Can I use this to generate recommended URLs?
Thank you for this series! This is awesome! When running the model for 500000+ iterations on the Kafka text it doesn't seem to get lower than a 40% loss. What would you suggest to optimize this particular model most efficiently?
Greetings from the Netherlands
In nn u get saturation after a number of epochs hence too many rnt that good bro
why did you use 0.01 as multiplicant of np.random.rand(.....)?
does python 3 will give you error in the code
because i am getting error.
really love your videos sir !
just a quick question,why the tanh and softmax are widely used in RNN instead of sigmoid function ?
Because gradient vanishing problem increases in sigmoid functions more as compared to tanh .And in case of RNN we use previous hidden layer along with inputs so more prone to gradient vanishing that's why we avoid Sigmoid.
Any specific reason for choosing character level generation over word ?
I guess for chars you get around 100 such things in English language, like in this case 81 output neurons.

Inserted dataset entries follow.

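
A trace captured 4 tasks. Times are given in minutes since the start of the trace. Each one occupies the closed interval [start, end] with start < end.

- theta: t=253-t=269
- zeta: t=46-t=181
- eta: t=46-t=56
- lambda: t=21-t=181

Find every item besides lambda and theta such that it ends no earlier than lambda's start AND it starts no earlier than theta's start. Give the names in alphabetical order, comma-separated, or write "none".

none

Conditions: its end is no earlier than lambda's start (X.end >= t=21) AND its start is no earlier than theta's start (X.start >= t=253).
eta: end t=56 >= t=21? ✓; start t=46 >= t=253? ✗ → no.
zeta: end t=181 >= t=21? ✓; start t=46 >= t=253? ✗ → no.
Result: none.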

For words, maybe at least 3000 to make something that makes any sense?
Take me in as your apprentice xD
Where do I get this Kafka.txt?
How often do you use MATLAB?
This video is RAD
Hey Siraj, what laptop do you use? Specs?
is there any usefulness to study this rnn? i mean i'm majoring in electrical engineering but i really love to learn all kind neural network? is that a waste of time?
is learning anything new a waste of time?
ShawarmaLifeLiving nah. i love learn heavy stuff, quantum mechanic, quantum information theory, string theory, nuclear fussion-fission, em field, etc. so can this be apply to my field?
Xs[t][inputs[t]] what does this do
I think there is a mistake with the code: ps[t]=np.exp(ys[t])/np.sum(np.exp(ys[t])).
The divisor should be a sum of all t's, in this case np.exp(ys[t])=np.sum(np.exp(ys[t])) giving the probability = 1.
no, the "np.exp(ys[t])" apply exponent for each items in that array. NumPy support that kind of operations. so it also returns an array that each of them is divided by the summation.
Yeah, this neural net is deep...
... its shit gets fitter while I sleep
My computer fan's too loud though...
... guess I'm uppin' this shit to the cloud, yo.